Trouvant peu d'agrémens à Genève même, je passai le temps à visiter les environs de la ville. Je vis à Ferney les reliques de Voltaire, tant de fois décrites par les voyageurs. Je visitai Coppet, où Corinne repose à côté de son père. Monsieur le baron Auguste de Staël y résidait à cette époque, et daigna satisfaire ma curiosité avec cette grâce de grand seigneur qui donne tant de prix aux moindres égards. Malgré une sorte de bégaiement qui au premier moment sonnait à l'oreille comme l'accent fade de Jocrisse, monsieur de Staël captivait l'attention par ses paroles; quand il s'animait, quelques étincelles de l'âme de sa mère brillaient dans ses regards, et sa voix s'imprégnait d'une énergie inattendue. J'en fus témoin pendant deux heures que je passai à Coppet, monsieur Auguste de Staël ayant eu occasion de réfuter devant moi un voyageur anglais qui croyait faire sa cour au propriétaire de Coppet en lui disant que madame de Staël était plus Anglaise que Française. Monsieur le baron ne put souscrire à ce jugement, et s'exprima sur la France avec une chaleur toute patriotique.
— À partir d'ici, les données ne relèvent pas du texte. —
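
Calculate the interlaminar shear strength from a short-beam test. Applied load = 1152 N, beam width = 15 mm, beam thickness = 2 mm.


ILSS = 3F/(4bh) = 3*1152/(4*15*2) = 28.8 MPa

28.8 MPa


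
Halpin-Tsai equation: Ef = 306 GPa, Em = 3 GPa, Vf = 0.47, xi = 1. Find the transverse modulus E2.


eta = (Ef/Em - 1)/(Ef/Em + xi) = (102.0 - 1)/(102.0 + 1) = 0.9806
E2 = Em*(1+xi*eta*Vf)/(1-eta*Vf) = 8.13 GPa

8.13 GPa


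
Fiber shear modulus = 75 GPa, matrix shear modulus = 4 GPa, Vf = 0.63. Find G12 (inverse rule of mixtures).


1/G12 = Vf/Gf + (1-Vf)/Gm = 0.63/75 + 0.37/4
G12 = 9.91 GPa

9.91 GPa


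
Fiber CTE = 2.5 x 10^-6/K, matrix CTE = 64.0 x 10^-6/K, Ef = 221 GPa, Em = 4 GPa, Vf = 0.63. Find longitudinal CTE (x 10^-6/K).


E1 = Ef*Vf + Em*(1-Vf) = 140.71
alpha_1 = (alpha_f*Ef*Vf + alpha_m*Em*(1-Vf))/E1 = 3.15 x 10^-6/K

3.15 x 10^-6/K


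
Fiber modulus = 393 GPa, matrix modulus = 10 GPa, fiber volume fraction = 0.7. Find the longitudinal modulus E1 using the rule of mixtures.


E1 = Ef*Vf + Em*(1-Vf) = 393*0.7 + 10*0.3 = 278.1 GPa

278.1 GPa


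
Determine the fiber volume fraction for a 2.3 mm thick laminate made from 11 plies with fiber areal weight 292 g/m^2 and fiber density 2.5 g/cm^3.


Vf = n * FAW / (rho_f * h * 1000) = 11 * 292 / (2.5 * 2.3 * 1000) = 0.5586

0.5586


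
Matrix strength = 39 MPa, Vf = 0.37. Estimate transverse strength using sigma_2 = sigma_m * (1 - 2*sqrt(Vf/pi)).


factor = 1 - 2*sqrt(0.37/pi) = 0.3136
sigma_2 = 39 * 0.3136 = 12.23 MPa

12.23 MPa


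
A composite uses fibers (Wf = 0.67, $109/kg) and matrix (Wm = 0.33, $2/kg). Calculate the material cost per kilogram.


Cost = cost_f*Wf + cost_m*Wm = 109*0.67 + 2*0.33 = $73.69/kg

$73.69/kg


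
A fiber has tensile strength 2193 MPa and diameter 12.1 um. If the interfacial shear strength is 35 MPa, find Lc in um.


Lc = sigma_f * d / (2 * tau_i) = 2193 * 12.1 / (2 * 35) = 379.1 um

379.1 um


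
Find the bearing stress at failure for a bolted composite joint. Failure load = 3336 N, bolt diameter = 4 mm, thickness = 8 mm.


sigma_br = F/(d*h) = 3336/(4*8) = 104.3 MPa

104.3 MPa


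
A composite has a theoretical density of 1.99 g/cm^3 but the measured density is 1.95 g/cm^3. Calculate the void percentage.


Void% = (rho_theo - rho_actual)/rho_theo * 100 = (1.99 - 1.95)/1.99 * 100 = 2.01%

2.01%


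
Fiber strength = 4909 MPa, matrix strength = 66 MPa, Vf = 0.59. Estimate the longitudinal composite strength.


sigma_1 = sigma_f*Vf + sigma_m*(1-Vf) = 4909*0.59 + 66*0.41 = 2923.4 MPa

2923.4 MPa


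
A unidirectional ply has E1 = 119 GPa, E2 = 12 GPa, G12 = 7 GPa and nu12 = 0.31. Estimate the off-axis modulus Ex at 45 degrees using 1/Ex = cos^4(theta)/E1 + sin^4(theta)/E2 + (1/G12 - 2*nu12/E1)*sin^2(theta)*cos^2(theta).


cos^4(45) = 0.25, sin^4(45) = 0.25, sin^2(45)*cos^2(45) = 0.25
1/G12 - 2*nu12/E1 = 1/7 - 2*0.31/119 = 0.137647 GPa^-1
1/Ex = 0.25/119 + 0.25/12 + 0.137647*0.25 = 0.0573459 GPa^-1
Ex = 17.44 GPa

17.44 GPa


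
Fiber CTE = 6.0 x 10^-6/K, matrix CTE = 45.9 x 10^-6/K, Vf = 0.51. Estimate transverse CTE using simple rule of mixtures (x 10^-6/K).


alpha_2 = alpha_f*Vf + alpha_m*(1-Vf) = 6.0*0.51 + 45.9*0.49 = 25.6 x 10^-6/K

25.6 x 10^-6/K


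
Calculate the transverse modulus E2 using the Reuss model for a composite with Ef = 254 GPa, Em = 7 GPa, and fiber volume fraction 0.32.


1/E2 = Vf/Ef + (1-Vf)/Em = 0.32/254 + 0.68/7
E2 = 10.16 GPa

10.16 GPa


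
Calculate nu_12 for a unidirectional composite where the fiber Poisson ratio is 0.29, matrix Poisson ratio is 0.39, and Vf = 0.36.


nu_12 = nu_f*Vf + nu_m*(1-Vf) = 0.29*0.36 + 0.39*0.64 = 0.354

0.354


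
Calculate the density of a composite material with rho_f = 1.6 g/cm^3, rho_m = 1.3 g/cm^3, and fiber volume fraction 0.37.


rho_c = rho_f*Vf + rho_m*(1-Vf) = 1.6*0.37 + 1.3*0.63 = 1.411 g/cm^3

1.411 g/cm^3


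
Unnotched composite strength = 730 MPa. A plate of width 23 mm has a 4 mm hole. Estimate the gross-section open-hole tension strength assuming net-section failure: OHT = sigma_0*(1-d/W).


OHT = sigma_0*(1-d/W) = 730*(1-4/23) = 603.0 MPa

603.0 MPa


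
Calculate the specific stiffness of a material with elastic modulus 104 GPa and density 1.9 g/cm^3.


Specific stiffness = E/rho = 104/1.9 = 54.7 GPa/(g/cm^3)

54.7 GPa/(g/cm^3)


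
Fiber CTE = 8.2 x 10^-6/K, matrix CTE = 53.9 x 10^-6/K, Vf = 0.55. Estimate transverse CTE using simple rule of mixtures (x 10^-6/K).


alpha_2 = alpha_f*Vf + alpha_m*(1-Vf) = 8.2*0.55 + 53.9*0.45 = 28.8 x 10^-6/K

28.8 x 10^-6/K


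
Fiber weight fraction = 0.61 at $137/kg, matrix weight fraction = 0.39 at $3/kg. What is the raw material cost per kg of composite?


Cost = cost_f*Wf + cost_m*Wm = 137*0.61 + 3*0.39 = $84.74/kg

$84.74/kg


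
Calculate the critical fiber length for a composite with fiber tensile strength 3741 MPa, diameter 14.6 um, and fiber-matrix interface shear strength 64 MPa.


Lc = sigma_f * d / (2 * tau_i) = 3741 * 14.6 / (2 * 64) = 426.7 um

426.7 um


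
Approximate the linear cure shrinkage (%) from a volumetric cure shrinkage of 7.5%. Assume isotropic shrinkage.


Linear shrinkage ≈ vol_shrink/3 = 7.5/3 = 2.5%

2.5%


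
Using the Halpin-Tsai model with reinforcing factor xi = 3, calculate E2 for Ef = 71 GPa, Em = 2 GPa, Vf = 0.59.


eta = (Ef/Em - 1)/(Ef/Em + xi) = (35.5 - 1)/(35.5 + 3) = 0.8961
E2 = Em*(1+xi*eta*Vf)/(1-eta*Vf) = 10.97 GPa

10.97 GPa


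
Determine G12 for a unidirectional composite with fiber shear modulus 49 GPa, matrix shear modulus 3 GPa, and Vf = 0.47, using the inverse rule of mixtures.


1/G12 = Vf/Gf + (1-Vf)/Gm = 0.47/49 + 0.53/3
G12 = 5.37 GPa

5.37 GPa


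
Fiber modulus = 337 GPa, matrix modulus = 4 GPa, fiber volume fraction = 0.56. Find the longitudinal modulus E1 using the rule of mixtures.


E1 = Ef*Vf + Em*(1-Vf) = 337*0.56 + 4*0.44 = 190.48 GPa

190.48 GPa


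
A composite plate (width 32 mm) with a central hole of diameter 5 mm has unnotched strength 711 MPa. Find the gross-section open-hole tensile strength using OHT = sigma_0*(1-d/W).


OHT = sigma_0*(1-d/W) = 711*(1-5/32) = 599.9 MPa

599.9 MPa


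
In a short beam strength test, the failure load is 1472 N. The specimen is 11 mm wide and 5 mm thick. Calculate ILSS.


ILSS = 3F/(4bh) = 3*1472/(4*11*5) = 20.07 MPa

20.07 MPa


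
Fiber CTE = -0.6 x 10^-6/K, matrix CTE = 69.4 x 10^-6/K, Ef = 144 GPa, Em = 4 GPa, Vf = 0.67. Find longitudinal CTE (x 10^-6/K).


E1 = Ef*Vf + Em*(1-Vf) = 97.8
alpha_1 = (alpha_f*Ef*Vf + alpha_m*Em*(1-Vf))/E1 = 0.34 x 10^-6/K

0.34 x 10^-6/K


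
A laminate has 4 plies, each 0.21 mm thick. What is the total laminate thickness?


h = n * t_ply = 4 * 0.21 = 0.84 mm

0.84 mm


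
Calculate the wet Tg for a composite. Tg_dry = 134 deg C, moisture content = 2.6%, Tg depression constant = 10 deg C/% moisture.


Tg_wet = Tg_dry - k*moisture = 134 - 10*2.6 = 108.0 deg C

108.0 deg C


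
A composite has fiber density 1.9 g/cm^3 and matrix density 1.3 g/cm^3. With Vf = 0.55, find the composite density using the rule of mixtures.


rho_c = rho_f*Vf + rho_m*(1-Vf) = 1.9*0.55 + 1.3*0.45 = 1.63 g/cm^3

1.63 g/cm^3


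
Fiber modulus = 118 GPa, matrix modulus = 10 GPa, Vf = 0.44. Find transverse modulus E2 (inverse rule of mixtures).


1/E2 = Vf/Ef + (1-Vf)/Em = 0.44/118 + 0.56/10
E2 = 16.74 GPa

16.74 GPa


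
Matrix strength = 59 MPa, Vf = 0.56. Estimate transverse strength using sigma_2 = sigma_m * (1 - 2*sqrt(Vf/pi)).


factor = 1 - 2*sqrt(0.56/pi) = 0.1556
sigma_2 = 59 * 0.1556 = 9.18 MPa

9.18 MPa


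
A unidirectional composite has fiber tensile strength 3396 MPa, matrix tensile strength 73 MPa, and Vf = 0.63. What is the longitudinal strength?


sigma_1 = sigma_f*Vf + sigma_m*(1-Vf) = 3396*0.63 + 73*0.37 = 2166.5 MPa

2166.5 MPa


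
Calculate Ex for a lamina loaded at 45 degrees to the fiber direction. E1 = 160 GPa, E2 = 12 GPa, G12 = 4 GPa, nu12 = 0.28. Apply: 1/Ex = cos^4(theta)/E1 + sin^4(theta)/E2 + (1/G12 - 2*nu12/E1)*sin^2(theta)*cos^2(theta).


cos^4(45) = 0.25, sin^4(45) = 0.25, sin^2(45)*cos^2(45) = 0.25
1/G12 - 2*nu12/E1 = 1/4 - 2*0.28/160 = 0.2465 GPa^-1
1/Ex = 0.25/160 + 0.25/12 + 0.2465*0.25 = 0.0840208 GPa^-1
Ex = 11.9 GPa

11.9 GPa


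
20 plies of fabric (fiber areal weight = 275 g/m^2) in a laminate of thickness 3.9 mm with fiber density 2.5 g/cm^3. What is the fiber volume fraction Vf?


Vf = n * FAW / (rho_f * h * 1000) = 20 * 275 / (2.5 * 3.9 * 1000) = 0.5641

0.5641


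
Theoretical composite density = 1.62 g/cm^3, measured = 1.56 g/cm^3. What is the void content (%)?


Void% = (rho_theo - rho_actual)/rho_theo * 100 = (1.62 - 1.56)/1.62 * 100 = 3.7%

3.7%


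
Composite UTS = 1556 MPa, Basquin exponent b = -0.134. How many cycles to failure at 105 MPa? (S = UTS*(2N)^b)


N = 0.5 * (S/UTS)^(1/b) = 0.5 * (105/1556)^(1/-0.134) = 2.7317e+08 cycles

2.7317e+08 cycles


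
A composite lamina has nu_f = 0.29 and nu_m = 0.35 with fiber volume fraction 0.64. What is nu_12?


nu_12 = nu_f*Vf + nu_m*(1-Vf) = 0.29*0.64 + 0.35*0.36 = 0.3116

0.3116


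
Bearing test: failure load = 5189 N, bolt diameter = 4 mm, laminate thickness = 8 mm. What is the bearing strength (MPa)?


sigma_br = F/(d*h) = 5189/(4*8) = 162.2 MPa

162.2 MPa


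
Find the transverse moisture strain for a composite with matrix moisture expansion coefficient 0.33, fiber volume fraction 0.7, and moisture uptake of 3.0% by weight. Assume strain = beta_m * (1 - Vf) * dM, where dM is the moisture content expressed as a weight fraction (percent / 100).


dM = 3.0/100 = 0.03
strain = beta_m * (1-Vf) * dM = 0.33 * 0.3 * 0.03 = 0.00297

0.00297


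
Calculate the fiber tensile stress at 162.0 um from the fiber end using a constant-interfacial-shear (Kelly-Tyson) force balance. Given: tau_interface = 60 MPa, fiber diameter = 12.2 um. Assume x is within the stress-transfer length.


Force balance: sigma_f * (pi*d^2/4) = tau * (pi*d) * x  ->  sigma_f = 4 * tau * x / d
sigma_f = 4 * 60 * 162.0 / 12.2 = 3186.9 MPa

3186.9 MPa


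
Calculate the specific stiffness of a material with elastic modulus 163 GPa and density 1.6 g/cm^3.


Specific stiffness = E/rho = 163/1.6 = 101.9 GPa/(g/cm^3)

101.9 GPa/(g/cm^3)


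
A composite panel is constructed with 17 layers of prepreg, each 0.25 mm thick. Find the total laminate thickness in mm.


h = n * t_ply = 17 * 0.25 = 4.25 mm

4.25 mm


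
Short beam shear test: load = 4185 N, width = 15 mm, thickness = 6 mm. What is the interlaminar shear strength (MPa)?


ILSS = 3F/(4bh) = 3*4185/(4*15*6) = 34.88 MPa

34.88 MPa


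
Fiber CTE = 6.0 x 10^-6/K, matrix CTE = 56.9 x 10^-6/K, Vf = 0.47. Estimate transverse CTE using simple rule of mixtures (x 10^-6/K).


alpha_2 = alpha_f*Vf + alpha_m*(1-Vf) = 6.0*0.47 + 56.9*0.53 = 33.0 x 10^-6/K

33.0 x 10^-6/K


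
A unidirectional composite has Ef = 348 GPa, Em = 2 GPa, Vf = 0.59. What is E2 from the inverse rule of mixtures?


1/E2 = Vf/Ef + (1-Vf)/Em = 0.59/348 + 0.41/2
E2 = 4.84 GPa

4.84 GPa


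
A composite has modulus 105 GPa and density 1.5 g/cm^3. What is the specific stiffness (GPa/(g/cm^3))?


Specific stiffness = E/rho = 105/1.5 = 70.0 GPa/(g/cm^3)

70.0 GPa/(g/cm^3)


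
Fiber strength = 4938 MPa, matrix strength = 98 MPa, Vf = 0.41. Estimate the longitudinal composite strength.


sigma_1 = sigma_f*Vf + sigma_m*(1-Vf) = 4938*0.41 + 98*0.59 = 2082.4 MPa

2082.4 MPa


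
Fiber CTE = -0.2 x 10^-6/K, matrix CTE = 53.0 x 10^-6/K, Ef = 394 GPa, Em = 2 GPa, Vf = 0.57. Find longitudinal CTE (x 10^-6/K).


E1 = Ef*Vf + Em*(1-Vf) = 225.44
alpha_1 = (alpha_f*Ef*Vf + alpha_m*Em*(1-Vf))/E1 = 0.0 x 10^-6/K

0.0 x 10^-6/K


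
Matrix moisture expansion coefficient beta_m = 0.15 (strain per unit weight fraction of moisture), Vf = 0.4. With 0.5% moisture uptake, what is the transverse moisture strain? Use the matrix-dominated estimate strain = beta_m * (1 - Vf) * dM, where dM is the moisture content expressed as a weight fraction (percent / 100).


dM = 0.5/100 = 0.005
strain = beta_m * (1-Vf) * dM = 0.15 * 0.6 * 0.005 = 0.00045

0.00045


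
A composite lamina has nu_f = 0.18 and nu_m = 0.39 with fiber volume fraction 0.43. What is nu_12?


nu_12 = nu_f*Vf + nu_m*(1-Vf) = 0.18*0.43 + 0.39*0.57 = 0.2997

0.2997


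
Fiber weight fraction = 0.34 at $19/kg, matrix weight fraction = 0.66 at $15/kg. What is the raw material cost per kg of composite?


Cost = cost_f*Wf + cost_m*Wm = 19*0.34 + 15*0.66 = $16.36/kg

$16.36/kg


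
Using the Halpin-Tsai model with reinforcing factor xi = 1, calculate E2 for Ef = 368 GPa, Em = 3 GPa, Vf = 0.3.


eta = (Ef/Em - 1)/(Ef/Em + xi) = (122.6667 - 1)/(122.6667 + 1) = 0.9838
E2 = Em*(1+xi*eta*Vf)/(1-eta*Vf) = 5.51 GPa

5.51 GPa


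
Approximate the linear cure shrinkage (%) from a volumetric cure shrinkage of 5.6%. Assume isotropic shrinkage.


Linear shrinkage ≈ vol_shrink/3 = 5.6/3 = 1.867%

1.867%


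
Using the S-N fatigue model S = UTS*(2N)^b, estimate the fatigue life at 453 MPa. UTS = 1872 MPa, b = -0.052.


N = 0.5 * (S/UTS)^(1/b) = 0.5 * (453/1872)^(1/-0.052) = 3.5409e+11 cycles

3.5409e+11 cycles


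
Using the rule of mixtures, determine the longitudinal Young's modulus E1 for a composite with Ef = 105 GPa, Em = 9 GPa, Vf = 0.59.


E1 = Ef*Vf + Em*(1-Vf) = 105*0.59 + 9*0.41 = 65.64 GPa

65.64 GPa


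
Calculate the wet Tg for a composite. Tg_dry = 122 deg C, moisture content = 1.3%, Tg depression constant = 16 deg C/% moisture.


Tg_wet = Tg_dry - k*moisture = 122 - 16*1.3 = 101.2 deg C

101.2 deg C


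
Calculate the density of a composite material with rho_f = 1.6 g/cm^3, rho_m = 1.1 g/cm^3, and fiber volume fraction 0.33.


rho_c = rho_f*Vf + rho_m*(1-Vf) = 1.6*0.33 + 1.1*0.67 = 1.265 g/cm^3

1.265 g/cm^3


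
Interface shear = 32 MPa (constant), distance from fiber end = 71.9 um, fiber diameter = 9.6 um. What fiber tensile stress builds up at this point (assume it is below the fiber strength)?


Force balance: sigma_f * (pi*d^2/4) = tau * (pi*d) * x  ->  sigma_f = 4 * tau * x / d
sigma_f = 4 * 32 * 71.9 / 9.6 = 958.7 MPa

958.7 MPa


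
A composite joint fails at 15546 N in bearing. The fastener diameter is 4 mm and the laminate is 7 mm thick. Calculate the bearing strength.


sigma_br = F/(d*h) = 15546/(4*7) = 555.2 MPa

555.2 MPa


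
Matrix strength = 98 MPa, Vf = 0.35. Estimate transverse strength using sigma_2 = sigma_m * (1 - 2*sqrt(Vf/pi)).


factor = 1 - 2*sqrt(0.35/pi) = 0.3324
sigma_2 = 98 * 0.3324 = 32.58 MPa

32.58 MPa


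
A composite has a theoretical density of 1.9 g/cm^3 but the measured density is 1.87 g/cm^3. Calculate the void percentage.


Void% = (rho_theo - rho_actual)/rho_theo * 100 = (1.9 - 1.87)/1.9 * 100 = 1.58%

1.58%


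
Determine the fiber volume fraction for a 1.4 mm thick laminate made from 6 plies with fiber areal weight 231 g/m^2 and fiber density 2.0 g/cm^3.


Vf = n * FAW / (rho_f * h * 1000) = 6 * 231 / (2.0 * 1.4 * 1000) = 0.495

0.495


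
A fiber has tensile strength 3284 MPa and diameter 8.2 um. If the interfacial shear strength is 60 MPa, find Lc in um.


Lc = sigma_f * d / (2 * tau_i) = 3284 * 8.2 / (2 * 60) = 224.4 um

224.4 um


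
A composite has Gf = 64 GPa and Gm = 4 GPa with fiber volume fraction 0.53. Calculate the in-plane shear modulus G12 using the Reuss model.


1/G12 = Vf/Gf + (1-Vf)/Gm = 0.53/64 + 0.47/4
G12 = 7.95 GPa

7.95 GPa


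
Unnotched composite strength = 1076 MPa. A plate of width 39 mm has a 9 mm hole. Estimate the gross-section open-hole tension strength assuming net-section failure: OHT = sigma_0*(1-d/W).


OHT = sigma_0*(1-d/W) = 1076*(1-9/39) = 827.7 MPa

827.7 MPa


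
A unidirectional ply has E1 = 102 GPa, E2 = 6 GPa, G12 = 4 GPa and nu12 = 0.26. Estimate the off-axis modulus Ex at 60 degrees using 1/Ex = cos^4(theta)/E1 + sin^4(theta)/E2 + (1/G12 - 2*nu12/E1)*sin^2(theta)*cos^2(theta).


cos^4(60) = 0.0625, sin^4(60) = 0.5625, sin^2(60)*cos^2(60) = 0.1875
1/G12 - 2*nu12/E1 = 1/4 - 2*0.26/102 = 0.244902 GPa^-1
1/Ex = 0.0625/102 + 0.5625/6 + 0.244902*0.1875 = 0.1402819 GPa^-1
Ex = 7.13 GPa

7.13 GPa


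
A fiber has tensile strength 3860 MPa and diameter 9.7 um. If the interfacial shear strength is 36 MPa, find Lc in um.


Lc = sigma_f * d / (2 * tau_i) = 3860 * 9.7 / (2 * 36) = 520.0 um

520.0 um


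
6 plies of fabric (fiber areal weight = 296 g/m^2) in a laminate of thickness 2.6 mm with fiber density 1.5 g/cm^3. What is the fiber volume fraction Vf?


Vf = n * FAW / (rho_f * h * 1000) = 6 * 296 / (1.5 * 2.6 * 1000) = 0.4554

0.4554


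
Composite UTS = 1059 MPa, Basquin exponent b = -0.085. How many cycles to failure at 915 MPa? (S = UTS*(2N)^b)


N = 0.5 * (S/UTS)^(1/b) = 0.5 * (915/1059)^(1/-0.085) = 2.7908 cycles

2.7908 cycles


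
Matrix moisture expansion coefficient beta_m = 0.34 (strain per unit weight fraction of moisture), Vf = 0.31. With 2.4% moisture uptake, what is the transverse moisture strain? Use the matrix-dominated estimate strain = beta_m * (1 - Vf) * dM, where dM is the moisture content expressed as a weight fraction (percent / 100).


dM = 2.4/100 = 0.024
strain = beta_m * (1-Vf) * dM = 0.34 * 0.69 * 0.024 = 0.0056304

0.0056304


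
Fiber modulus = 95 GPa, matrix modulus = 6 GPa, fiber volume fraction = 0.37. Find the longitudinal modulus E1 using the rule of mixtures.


E1 = Ef*Vf + Em*(1-Vf) = 95*0.37 + 6*0.63 = 38.93 GPa

38.93 GPa


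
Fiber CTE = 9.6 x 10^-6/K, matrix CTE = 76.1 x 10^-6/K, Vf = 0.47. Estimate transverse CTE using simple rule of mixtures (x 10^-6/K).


alpha_2 = alpha_f*Vf + alpha_m*(1-Vf) = 9.6*0.47 + 76.1*0.53 = 44.8 x 10^-6/K

44.8 x 10^-6/K


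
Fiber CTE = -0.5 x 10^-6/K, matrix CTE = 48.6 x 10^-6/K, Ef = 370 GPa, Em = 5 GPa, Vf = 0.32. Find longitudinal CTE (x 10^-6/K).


E1 = Ef*Vf + Em*(1-Vf) = 121.8
alpha_1 = (alpha_f*Ef*Vf + alpha_m*Em*(1-Vf))/E1 = 0.87 x 10^-6/K

0.87 x 10^-6/K


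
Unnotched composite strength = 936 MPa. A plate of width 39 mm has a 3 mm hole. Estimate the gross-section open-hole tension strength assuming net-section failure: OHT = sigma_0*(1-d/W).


OHT = sigma_0*(1-d/W) = 936*(1-3/39) = 864.0 MPa

864.0 MPa


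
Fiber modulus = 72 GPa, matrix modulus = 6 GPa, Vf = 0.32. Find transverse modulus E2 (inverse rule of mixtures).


1/E2 = Vf/Ef + (1-Vf)/Em = 0.32/72 + 0.68/6
E2 = 8.49 GPa

8.49 GPa


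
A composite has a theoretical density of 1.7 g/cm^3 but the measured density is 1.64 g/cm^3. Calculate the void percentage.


Void% = (rho_theo - rho_actual)/rho_theo * 100 = (1.7 - 1.64)/1.7 * 100 = 3.53%

3.53%


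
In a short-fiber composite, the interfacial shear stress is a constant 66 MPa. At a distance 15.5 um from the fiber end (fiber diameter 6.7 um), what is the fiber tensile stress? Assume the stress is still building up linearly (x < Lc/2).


Force balance: sigma_f * (pi*d^2/4) = tau * (pi*d) * x  ->  sigma_f = 4 * tau * x / d
sigma_f = 4 * 66 * 15.5 / 6.7 = 610.7 MPa

610.7 MPa


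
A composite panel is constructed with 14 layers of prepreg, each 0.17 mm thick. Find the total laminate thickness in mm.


h = n * t_ply = 14 * 0.17 = 2.38 mm

2.38 mm


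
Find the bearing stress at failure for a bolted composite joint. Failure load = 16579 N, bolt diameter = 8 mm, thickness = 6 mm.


sigma_br = F/(d*h) = 16579/(8*6) = 345.4 MPa

345.4 MPa


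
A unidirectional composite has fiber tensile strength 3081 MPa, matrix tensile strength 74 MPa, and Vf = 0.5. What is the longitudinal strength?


sigma_1 = sigma_f*Vf + sigma_m*(1-Vf) = 3081*0.5 + 74*0.5 = 1577.5 MPa

1577.5 MPa


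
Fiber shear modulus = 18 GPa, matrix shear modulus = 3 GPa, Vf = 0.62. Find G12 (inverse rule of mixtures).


1/G12 = Vf/Gf + (1-Vf)/Gm = 0.62/18 + 0.38/3
G12 = 6.21 GPa

6.21 GPa


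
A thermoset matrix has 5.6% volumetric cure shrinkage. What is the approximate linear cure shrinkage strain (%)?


Linear shrinkage ≈ vol_shrink/3 = 5.6/3 = 1.867%

1.867%


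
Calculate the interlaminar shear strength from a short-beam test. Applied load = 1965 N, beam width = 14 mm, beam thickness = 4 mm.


ILSS = 3F/(4bh) = 3*1965/(4*14*4) = 26.32 MPa

26.32 MPa


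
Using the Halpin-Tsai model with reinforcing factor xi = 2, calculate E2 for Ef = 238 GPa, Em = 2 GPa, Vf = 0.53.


eta = (Ef/Em - 1)/(Ef/Em + xi) = (119.0 - 1)/(119.0 + 2) = 0.9752
E2 = Em*(1+xi*eta*Vf)/(1-eta*Vf) = 8.42 GPa

8.42 GPa


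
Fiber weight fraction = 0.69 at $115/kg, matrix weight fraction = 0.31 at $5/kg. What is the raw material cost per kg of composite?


Cost = cost_f*Wf + cost_m*Wm = 115*0.69 + 5*0.31 = $80.9/kg

$80.9/kg


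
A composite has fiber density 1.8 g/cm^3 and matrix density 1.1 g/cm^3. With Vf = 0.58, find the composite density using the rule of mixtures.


rho_c = rho_f*Vf + rho_m*(1-Vf) = 1.8*0.58 + 1.1*0.42 = 1.506 g/cm^3

1.506 g/cm^3


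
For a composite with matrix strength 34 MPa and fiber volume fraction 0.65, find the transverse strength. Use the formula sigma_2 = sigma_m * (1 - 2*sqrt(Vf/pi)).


factor = 1 - 2*sqrt(0.65/pi) = 0.0903
sigma_2 = 34 * 0.0903 = 3.07 MPa

3.07 MPa


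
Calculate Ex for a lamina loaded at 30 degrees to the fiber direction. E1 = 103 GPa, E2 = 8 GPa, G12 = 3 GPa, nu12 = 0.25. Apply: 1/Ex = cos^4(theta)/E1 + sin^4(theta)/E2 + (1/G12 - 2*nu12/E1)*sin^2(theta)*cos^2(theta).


cos^4(30) = 0.5625, sin^4(30) = 0.0625, sin^2(30)*cos^2(30) = 0.1875
1/G12 - 2*nu12/E1 = 1/3 - 2*0.25/103 = 0.328479 GPa^-1
1/Ex = 0.5625/103 + 0.0625/8 + 0.328479*0.1875 = 0.0748635 GPa^-1
Ex = 13.36 GPa

13.36 GPa


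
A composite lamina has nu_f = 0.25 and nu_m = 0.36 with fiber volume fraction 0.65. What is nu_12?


nu_12 = nu_f*Vf + nu_m*(1-Vf) = 0.25*0.65 + 0.36*0.35 = 0.2885

0.2885


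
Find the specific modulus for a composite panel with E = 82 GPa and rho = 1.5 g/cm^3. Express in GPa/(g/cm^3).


Specific stiffness = E/rho = 82/1.5 = 54.7 GPa/(g/cm^3)

54.7 GPa/(g/cm^3)


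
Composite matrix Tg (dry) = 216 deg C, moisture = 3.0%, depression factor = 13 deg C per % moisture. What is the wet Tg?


Tg_wet = Tg_dry - k*moisture = 216 - 13*3.0 = 177.0 deg C

177.0 deg C


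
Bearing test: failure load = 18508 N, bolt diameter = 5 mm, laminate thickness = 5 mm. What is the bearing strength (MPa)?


sigma_br = F/(d*h) = 18508/(5*5) = 740.3 MPa

740.3 MPa


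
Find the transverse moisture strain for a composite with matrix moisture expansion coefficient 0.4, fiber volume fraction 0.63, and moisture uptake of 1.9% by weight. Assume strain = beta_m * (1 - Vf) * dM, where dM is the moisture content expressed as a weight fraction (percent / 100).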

Une de mes excursions eut pour but le fameux château de Chillon, où Bonnivard endura une si cruelle captivité. Sur un des piliers de ce fatal souterrain célébré par lord Byron, je reconnus le nom de ce grand poète, et à mon retour à Genève son nom devint le texte de mes questions dans l'hôtel où j'étais logée. Les Genevois ont conservé peu de vestiges du séjour que lord Byron a fait dans leur ville. Alors, il est vrai, sa réputation n'était pas européenne: il fallut les égards que lui témoignait madame de Staël pour le désigner comme un étranger de distinction. Pauvre Shelley, je pensai aussi à lui plus d'une fois en même temps qu'à son ami: hélas! il n'était plus. Il est rare qu'un nom illustre n'agisse pas comme un talisman sur mon imagination: je sentis bientôt en moi une impérieuse curiosité de voir le Dante anglais. Il fallait, pour contenter ce désir, aller jusqu'à Gênes; mais j'aurais été bien plus loin encore pour être sûre d'obtenir une audience du roi des poètes romantiques: on sait qu'un projet une fois conçu par la Contemporaine est bientôt exécuté: je partis. On a prétendu que j'avais auprès de lord Byron une mission des liberales d'Espagne; mais qu'on compare les époques, cette supposition tombera d'elle-même. Dans ce voyage comme dans plusieurs autres auxquels mes amis ou mes ennemis ont voulu attacher de l'importance, je n'obéis qu'à mon inspiration personnelle.